Eugene E. McMeekin asserts, in two issues, error on the part of the trial court in denying his motion for continuance and rendering a judgment against him based on legally insufficient evidence.  No responsive briefing was filed by Heather McMeekin.  We reverse and remand to the trial court for a new trial.

II.  Background

This is the case of the absent inmate.  Heather filed a “Motion for Enforcement of Child-Support Order and Order to Appear, and Request for Order to Withhold Earnings from Annuity for Current and Past Due Child Support,” seeking a judgment against Eugene, who was incarcerated in Arizona.  After being served on February 10, 2005, Eugene filed on March 7, 2005, a pro se “Motion for Relief of Child Support Order and Motion for Thirty Day Continuance of Order to Appear, and Request that Order to Withhold Earnings from Annuity be Denied for Child Support,” and a “Motion for Thirty Day Continuance to Receive Proper Counsel.”  Further, on March 10, 2005, the day of the hearing on Heather’s motion, he filed another pro se motion for continuance asking for thirty days to obtain counsel.  Eugene’s requests for a continuance to obtain counsel were denied and a $72,074.41 default judgment was rendered against him the day of the hearing.  That same day, an “Amended Order to Withhold from Earnings for Child Support” was entered.  Eugene obtained counsel and filed a “Motion for New Trial,” which was denied, and in response to another motion filed by Heather on March 15, 2005, a default “Final Turnover Order and Permanent Injunction” was signed on April 18, 2005. This appeal resulted.

III.  Continuance

In his first issue, Eugene complains of the trial court’s failure to grant him a continuance prior to the hearing on Heather’s motion.  As is well settled, the grant or denial of a continuance is examined under the abuse of discretion standard.   Villegas v. Carter, 711 S.W.2d 624, 626 (Tex. 1986).  That is, did the trial court act without regard to guiding rules or principles?  Was the court acting arbitrarily or unreasonably?   Downer v. Aquamarine Operators, Inc. , 701 S.W.2d 238, 241-42 (Tex. 1985), cert. denied , 476 U.S. 1159 (1986).  In this case, the answers to these questions are “yes.”  The record discloses that the discussion on the continuance motions just prior to the hearing was as follows:

THE COURT:  First he says he wasn’t served with enough notice.  He was served on February 10th .  He’s trying to locate his attorney, and he will have an attorney.  He’s asking for 30 days.

. . . .

THE COURT:  I didn’t read his attachment.  You can look at that.  Looks like it was filed on the 7th .  He wants 30 days.  If he’s in prison, he won’t be here in 30 days either.

. . . .

MR. MAXWELL:  I have not received notice of his pleadings.  We would have to respectfully oppose the continuance.

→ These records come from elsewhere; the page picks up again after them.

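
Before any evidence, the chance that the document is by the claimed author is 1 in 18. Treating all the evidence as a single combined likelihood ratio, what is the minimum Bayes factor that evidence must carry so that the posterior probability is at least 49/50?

833

Prior odds = (1/18)/(17/18) = 1/17.
Target odds = 0.98/0.02 = 49.
Required Bayes factor = 49 ÷ (1/17) = 833.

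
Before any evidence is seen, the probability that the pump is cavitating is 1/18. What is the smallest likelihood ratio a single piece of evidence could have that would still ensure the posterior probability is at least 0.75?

Prior odds = (1/18)/(17/18) = 1/17.
Target odds = 0.75/0.25 = 3.
Required Bayes factor = 3 ÷ (1/17) = 51.

51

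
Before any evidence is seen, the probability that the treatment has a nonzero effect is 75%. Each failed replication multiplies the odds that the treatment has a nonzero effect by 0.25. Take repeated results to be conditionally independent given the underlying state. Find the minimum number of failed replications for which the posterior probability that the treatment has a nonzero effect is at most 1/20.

Prior odds: 0.75 ÷ 0.25 = 3.
Likelihood ratio per failed replication = 0.25.
Target posterior odds = 0.05/0.95 = 1/19.
Need 3 × 0.25ⁿ ≤ 1/19, i.e. 0.25ⁿ ≤ 1/57.
0.25² = 0.0625 is still above 1/57 but 0.25³ = 0.015625 is at or below it, so n = 3.

3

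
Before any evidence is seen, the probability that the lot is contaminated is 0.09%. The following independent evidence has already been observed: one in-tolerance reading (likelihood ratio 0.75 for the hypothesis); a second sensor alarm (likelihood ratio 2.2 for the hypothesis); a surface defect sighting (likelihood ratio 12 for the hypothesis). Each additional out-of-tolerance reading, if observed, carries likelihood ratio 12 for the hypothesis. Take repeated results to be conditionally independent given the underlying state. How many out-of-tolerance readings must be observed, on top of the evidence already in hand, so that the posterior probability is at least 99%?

Prior odds = 0.0009/0.9991 = 9/9991.
Combined Bayes factor of the evidence already in hand = 0.75 × 2.2 × 12 = 19.8.
Odds after that evidence = (9/9991) × 19.8 = 891/49955.
Target odds = 0.99/0.01 = 99.
Need 12ⁿ ≥ 99 ÷ (891/49955) = 49955/9.
12³ = 1728 falls short of 49955/9 but 12⁴ = 20736 reaches it, so n = 4.

4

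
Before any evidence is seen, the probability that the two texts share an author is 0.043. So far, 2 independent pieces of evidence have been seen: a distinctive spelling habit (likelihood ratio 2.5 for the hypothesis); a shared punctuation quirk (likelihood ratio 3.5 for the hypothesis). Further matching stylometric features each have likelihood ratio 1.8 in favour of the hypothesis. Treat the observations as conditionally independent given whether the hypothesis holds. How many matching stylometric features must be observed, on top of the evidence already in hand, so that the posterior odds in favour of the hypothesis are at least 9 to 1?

Prior odds = 0.043/0.957 = 43/957.
Combined Bayes factor of the evidence already in hand = 2.5 × 3.5 = 8.75.
Odds after that evidence = (43/957) × 8.75 = 1505/3828.
Target odds = 9.
Need 1.8ⁿ ≥ 9 ÷ (1505/3828) = 34452/1505.
1.8⁵ = 18.89568 falls short of 34452/1505 but 1.8⁶ = 531441/15625 reaches it, so n = 6.

6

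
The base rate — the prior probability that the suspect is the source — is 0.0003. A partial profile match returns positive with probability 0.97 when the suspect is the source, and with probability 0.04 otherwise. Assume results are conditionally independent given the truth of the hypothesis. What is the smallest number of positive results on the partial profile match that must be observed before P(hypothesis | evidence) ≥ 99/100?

Prior odds: 0.0003 ÷ 0.9997 = 3/9997.
Likelihood ratio of a positive result = 0.97/0.04 = 24.25.
Target posterior odds = 0.99/0.01 = 99.
Require 24.25ⁿ ≥ 99 ÷ (3/9997) = 329901.
24.25³ = 912673/64 falls short of 329901 but 24.25⁴ = 88529281/256 reaches it, so n = 4.

4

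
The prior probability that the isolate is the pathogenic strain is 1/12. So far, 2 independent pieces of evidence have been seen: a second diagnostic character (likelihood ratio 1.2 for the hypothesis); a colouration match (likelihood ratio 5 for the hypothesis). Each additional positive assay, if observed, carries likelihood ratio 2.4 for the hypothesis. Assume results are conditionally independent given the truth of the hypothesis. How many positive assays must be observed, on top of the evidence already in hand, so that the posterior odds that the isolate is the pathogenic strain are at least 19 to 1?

Prior odds = (1/12)/(11/12) = 1/11.
Combined Bayes factor of the evidence already in hand = 1.2 × 5 = 6.
Odds after that evidence = (1/11) × 6 = 6/11.
Target odds = 19.
Need 2.4ⁿ ≥ 19 ÷ (6/11) = 209/6.
2.4⁴ = 33.1776 falls short of 209/6 but 2.4⁵ = 79.62624 reaches it, so n = 5.

5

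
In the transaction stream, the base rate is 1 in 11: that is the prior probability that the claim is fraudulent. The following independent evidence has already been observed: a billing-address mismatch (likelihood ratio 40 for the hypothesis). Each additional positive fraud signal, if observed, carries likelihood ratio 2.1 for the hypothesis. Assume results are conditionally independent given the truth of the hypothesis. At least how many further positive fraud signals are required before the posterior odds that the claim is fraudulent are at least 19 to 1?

Prior odds = (1/11)/(10/11) = 0.1.
Bayes factor of the evidence already in hand = 40.
Odds after that evidence = 0.1 × 40 = 4.
Target odds = 19.
Need 2.1ⁿ ≥ 19 ÷ 4 = 4.75.
2.1² = 4.41 falls short of 4.75 but 2.1³ = 9.261 reaches it, so n = 3.

3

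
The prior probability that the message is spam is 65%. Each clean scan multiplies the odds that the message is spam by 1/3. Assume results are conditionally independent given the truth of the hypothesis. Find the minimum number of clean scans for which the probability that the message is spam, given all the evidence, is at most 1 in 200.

Prior odds: 0.65 ÷ 0.35 = 13/7.
Likelihood ratio per clean scan = 1/3.
Target odds: 0.005 ÷ 0.995 = 1/199.
Need (13/7) × (1/3)ⁿ ≤ 1/199, i.e. (1/3)ⁿ ≤ 7/2587.
(1/3)⁵ = 1/243 is still above 7/2587 but (1/3)⁶ = 1/729 is at or below it, so n = 6.

6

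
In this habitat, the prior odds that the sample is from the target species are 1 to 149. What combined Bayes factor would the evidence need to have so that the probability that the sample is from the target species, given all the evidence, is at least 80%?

596

Prior odds = 1/149.
Target odds = 0.8/0.2 = 4.
Required Bayes factor = 4 ÷ (1/149) = 596.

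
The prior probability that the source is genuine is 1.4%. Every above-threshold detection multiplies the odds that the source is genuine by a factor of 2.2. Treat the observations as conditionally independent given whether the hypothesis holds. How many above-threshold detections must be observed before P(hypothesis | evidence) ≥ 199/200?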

THE COURT:  Yes, sir.  I’m happy if you are.

Texas Rules of Civil Procedure 251 and 253 and Denton County Local Rule 1.9.3 are instructive.

Rule 251.  Continuance

No application for a continuance shall be heard before the defendant files his defense, nor shall any continuance be granted except for sufficient cause supported by affidavit, or by consent of the parties, or by operation of law.

Rule 253.  Absence of Counsel as Ground for Continuance

Except as provided elsewhere in these rules, absence of counsel will not be good cause for a continuance or postponement of the cause when called for trial, except it be allowed in the discretion of the court, upon cause shown or upon matters within the knowledge or information of the judge to be stated on the record.

Tex. R. Civ. P. 251, 253 (emphasis supplied).

The first continuance and/or first pass shall be granted on or prior to announcement day without necessity of showing cause, subject to approval by the trial judge .  All continuances and subsequent passes shall be granted only when required for a fair disposition of litigation or when a setting is in conflict with a setting having a higher priority under these Rules or as provided by law.  Substitution of counsel is ordinarily not good cause for subsequent continuances.  A case passed or continued because of an attorney’s vacation may not receive a setting except upon agreement of the parties or upon good cause shown.

Denton (Tex.) Civ. Dist. Ct. Loc. R. 1.9.3. (emphasis supplied).

Eugene was given twenty-eight days to retain counsel and/or prepare to appear pro se at the hearing on Heather’s motion.  Eugene filed three requests for a continuance.  His first responsive motion indicates that he is “trying to locate his counsel on this matter and will have an attorney for these matters” and requests thirty days “to be able to locate and retain counsel . . . .”  His third responsive motion indicates that there is insufficient time before the scheduled hearing to appear in person or retain counsel.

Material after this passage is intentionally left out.